Compared to a 140-day regular session, which begins slowly and ramps up over time, a 30-day special session, which begins Tuesday, requires focus and deliberate speed.
The Senate wants to hit the gas. The House wants to hit the brake.
Gov. Greg Abbott has been hitting the gas for weeks, lining up House and Senate bill sponsors for all 20 of his special session agenda items, seeking co-sponsors, meeting with legislators and even bringing Democratic legislators on board for some of the items. He wants this special session to succeed.
This special session will be a clarifying moment for Texas.
Will we seize this opportunity to pass significant conservative reforms? Or will an intramural squabble between business-aligned House Republicans and grassroots-aligned conservative Senate Republicans produce little of consequence?
Once the must-pass sunset bill is dispensed with, I expect the Texas Senate to move on the remainder of the special session items in the first two weeks — at a pace of one to two items each day. Fully, 10 items already passed the Senate during the regular session.
If the Senate passes all 20 items on Abbott’s call by Aug. 1, then it is going to be a long, hot few weeks in the Texas House.
The question will become: What does the House do? Will they seriously approach annexation reform and property tax cuts early in the 30-day period, to allow conference committees to be formed and to bring back a consensus bill that can be sent to the governor?
Will the House pass the women’s privacy act language, offered by state Rep. Larry Phillips (R-Sherman), which passed during the regular session — and which the Senate would not accept? Or will the House allow a vote on language filed by state Rep. Ron Simmons (R-Carrollton), a version of which had 80 co-sponsors — a majority of the House — by the end of the regular session to forge a real compromise in the special session?
Will the House finally end the ridiculous practice of the state collecting the membership dues of government employees on behalf of unions and labor organizations? Surely, a union can collect its own dues, just as all other membership organizations do. If they want to use tens of millions of dollars in membership dues to harass businesses and fund Democratic campaigns, then surely they can collect that money themselves.
Will the House allow the parents of special-needs students to have school choice in Texas? The arguments against this compassionate idea are nonsense. Defending the public education monopoly has become an article of faith among some House Republicans. Aren’t Republicans the party of free-market principles and competition?
There are other important reforms on the special session call, including anti-abortion legislation, pro-business policies at the city level, capping state and local spending to keep Texas fiscally responsible and cracking down on mail-ballot fraud.
There are several potential scenarios in the Texas House that are unfortunate and would be a missed opportunity:
• The Democrats could leave the state for the entire 30 days and flee to Oklahoma or New Mexico — as they have twice before — and deny the House a quorum.
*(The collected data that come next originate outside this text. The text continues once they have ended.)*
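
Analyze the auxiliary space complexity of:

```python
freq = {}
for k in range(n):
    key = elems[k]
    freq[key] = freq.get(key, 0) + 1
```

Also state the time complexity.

Space complexity: O(n).
Auxiliary storage grows linearly with the input size n in the worst case.
Time complexity: O(n).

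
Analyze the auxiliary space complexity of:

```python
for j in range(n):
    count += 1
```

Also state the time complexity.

Space complexity: O(1).
Only a constant amount of auxiliary storage is used; nothing grows with n.
Time complexity: O(n).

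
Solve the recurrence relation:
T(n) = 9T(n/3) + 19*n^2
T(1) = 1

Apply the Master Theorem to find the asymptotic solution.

a=9, b=3, f(n)=19*n^2. log_3(9) = 2. Case 2: T(n) = O(n^2 log n).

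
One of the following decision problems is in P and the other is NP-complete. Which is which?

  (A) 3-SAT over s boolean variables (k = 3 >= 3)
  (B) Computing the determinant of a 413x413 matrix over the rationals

(A) is NP-complete: 3-SAT is NP-complete (Cook-Levin); k-SAT for k>=3 reduces from 3-SAT.
(B) is P: Gaussian elimination runs in O(n^3).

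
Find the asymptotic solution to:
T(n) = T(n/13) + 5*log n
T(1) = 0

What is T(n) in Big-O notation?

Each of the log_13(n) levels adds O(log n). T(n) = O(log^2 n).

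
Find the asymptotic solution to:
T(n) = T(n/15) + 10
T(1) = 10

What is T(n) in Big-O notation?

Each step divides n by 15 and adds 10. After log_15(n) steps, T(n) = O(log n).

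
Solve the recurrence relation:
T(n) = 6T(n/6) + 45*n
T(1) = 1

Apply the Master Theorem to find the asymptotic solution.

a=6, b=6, f(n)=45*n. log_6(6) = 1. Case 2: T(n) = O(n log n).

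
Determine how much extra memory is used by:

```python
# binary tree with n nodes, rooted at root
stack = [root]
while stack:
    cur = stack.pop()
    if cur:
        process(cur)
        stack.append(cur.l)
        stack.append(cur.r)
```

Space complexity: O(n).
Auxiliary storage grows linearly with the input size n in the worst case.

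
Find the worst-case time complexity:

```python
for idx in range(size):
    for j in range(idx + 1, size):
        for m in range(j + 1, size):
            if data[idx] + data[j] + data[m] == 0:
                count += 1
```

Time complexity: O(n^3).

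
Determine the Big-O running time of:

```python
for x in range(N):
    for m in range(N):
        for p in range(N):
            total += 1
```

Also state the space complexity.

Time complexity: O(n^3).
Space complexity: O(1).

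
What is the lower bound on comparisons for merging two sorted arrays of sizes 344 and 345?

Adversary argument: with sizes 344 and 345 (differing by at most 1), interleave the two arrays so that every consecutive pair in the output comes from different inputs. Then each of the 688 adjacent output pairs must be directly compared, or the algorithm cannot determine their relative order. So 688 comparisons are necessary; standard merge achieves this.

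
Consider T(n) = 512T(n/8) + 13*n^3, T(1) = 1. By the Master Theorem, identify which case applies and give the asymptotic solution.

a=512, b=8, f(n)=13*n^3.
log_8(512) = 3, so n^(log_b(a)) = n^3.
f(n) = Theta(n^3), so Case 2 applies.
T(n) = Theta(n^3 log n).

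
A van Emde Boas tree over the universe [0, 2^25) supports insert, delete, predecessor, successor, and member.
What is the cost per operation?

vEB recursively partitions [0, 33554432) into sqrt(u) clusters of size sqrt(u). Each operation recurses into either one cluster or the summary, never both: T(u) = T(sqrt(u)) + O(1) => T(u) = O(log log u) = O(log 25). This is worst-case, not just amortized.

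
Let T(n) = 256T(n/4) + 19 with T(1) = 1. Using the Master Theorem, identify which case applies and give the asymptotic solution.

a=256, b=4, f(n)=19.
log_4(256) = 4 > 0.
Since f(n) = O(n^0) is polynomially smaller than n^4, Case 1 applies.
T(n) = Theta(n^4).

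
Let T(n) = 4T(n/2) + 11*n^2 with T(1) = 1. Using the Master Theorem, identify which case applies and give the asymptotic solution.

a=4, b=2, f(n)=11*n^2.
log_2(4) = 2, so n^(log_b(a)) = n^2.
f(n) = Theta(n^2), so Case 2 applies.
T(n) = Theta(n^2 log n).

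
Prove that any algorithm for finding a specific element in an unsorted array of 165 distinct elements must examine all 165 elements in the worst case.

Adversary argument: if the algorithm examines fewer than 165 elements, the adversary places the target in an unexamined position. The algorithm cannot distinguish 'not present' from 'in unexamined position'.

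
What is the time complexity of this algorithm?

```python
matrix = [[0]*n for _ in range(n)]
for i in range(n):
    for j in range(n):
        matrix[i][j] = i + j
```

Time complexity: O(n^2).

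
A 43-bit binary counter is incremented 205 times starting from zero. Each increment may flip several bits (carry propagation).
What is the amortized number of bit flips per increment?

Bit i flips on every 2^i-th increment, so over 205 increments bit i flips floor(205/2^i) times. Summing over i: total flips < 2 * 205. Amortized: < 2 = O(1) per increment.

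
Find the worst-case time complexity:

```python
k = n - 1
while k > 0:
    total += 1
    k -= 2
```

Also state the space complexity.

Time complexity: O(n).
Space complexity: O(1).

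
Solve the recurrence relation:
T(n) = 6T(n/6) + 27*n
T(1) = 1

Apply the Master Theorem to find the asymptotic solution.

a=6, b=6, f(n)=27*n. log_6(6) = 1. Case 2: T(n) = O(n log n).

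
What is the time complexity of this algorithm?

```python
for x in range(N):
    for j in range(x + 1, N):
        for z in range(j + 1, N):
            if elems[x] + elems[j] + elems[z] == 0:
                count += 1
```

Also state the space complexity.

Time complexity: O(n^3).
Space complexity: O(1).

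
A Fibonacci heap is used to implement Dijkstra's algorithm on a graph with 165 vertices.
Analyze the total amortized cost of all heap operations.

Dijkstra performs 165 insert, 165 extract-min, and at most E decrease-key operations. With Fibonacci heap: insert O(1) amortized, extract-min O(log n) amortized, decrease-key O(1) amortized. Total with n = 165: O(n * 1 + n * log n + E * 1) = O(n log n + E).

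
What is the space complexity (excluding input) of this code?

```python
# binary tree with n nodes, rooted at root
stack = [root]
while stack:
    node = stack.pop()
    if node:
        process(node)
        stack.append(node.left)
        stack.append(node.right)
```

Space complexity: O(n).
Auxiliary storage grows linearly with the input size n in the worst case.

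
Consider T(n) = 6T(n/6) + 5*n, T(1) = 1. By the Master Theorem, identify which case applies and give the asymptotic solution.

a=6, b=6, f(n)=5*n.
log_6(6) = 1, so n^(log_b(a)) = n.
f(n) = Theta(n), so Case 2 applies.
T(n) = Theta(n log n).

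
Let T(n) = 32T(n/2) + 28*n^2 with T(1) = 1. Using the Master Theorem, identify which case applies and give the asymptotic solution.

a=32, b=2, f(n)=28*n^2.
log_2(32) = 5 > 2.
Since f(n) = O(n^2) is polynomially smaller than n^5, Case 1 applies.
T(n) = Theta(n^5).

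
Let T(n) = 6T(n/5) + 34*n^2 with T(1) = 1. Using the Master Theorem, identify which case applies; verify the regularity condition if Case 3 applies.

a=6, b=5, f(n)=34*n^2.
log_5(6) = 1.113 < 2.
f(n) = Omega(n^(1.113+epsilon)) for some epsilon > 0, so Case 3 is the candidate.
Regularity: a*f(n/b) = 6*34*(n/5)^2 = (6/25)*34*n^2 <= c*f(n) with c = 6/25 < 1. Satisfied.
Case 3: T(n) = Theta(n^2).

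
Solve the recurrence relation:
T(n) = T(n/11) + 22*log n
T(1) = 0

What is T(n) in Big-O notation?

Each of the log_11(n) levels adds O(log n). T(n) = O(log^2 n).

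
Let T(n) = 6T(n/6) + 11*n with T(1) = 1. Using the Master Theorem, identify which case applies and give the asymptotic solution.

a=6, b=6, f(n)=11*n.
log_6(6) = 1, so n^(log_b(a)) = n.
f(n) = Theta(n), so Case 2 applies.
T(n) = Theta(n log n).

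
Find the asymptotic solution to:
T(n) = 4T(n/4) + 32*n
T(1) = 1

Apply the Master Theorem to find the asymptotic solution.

a=4, b=4, f(n)=32*n. log_4(4) = 1. Case 2: T(n) = O(n log n).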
• The House could pass the sunset bill and adjourn — which would require a roll call vote — and would presumably bring an immediate new special session call from the governor.
• The House can pass take-it-or-leave-it versions of a few bills and ignore the rest, with many House members choosing not to take the special session seriously.
I truly hope the Texas House finds a way to make this special session productive, with the result being several new conservative reforms becoming law.
Texas Republican primary voters are watching this special session carefully.
Members will show whether they are part of the problem – or part of the solution.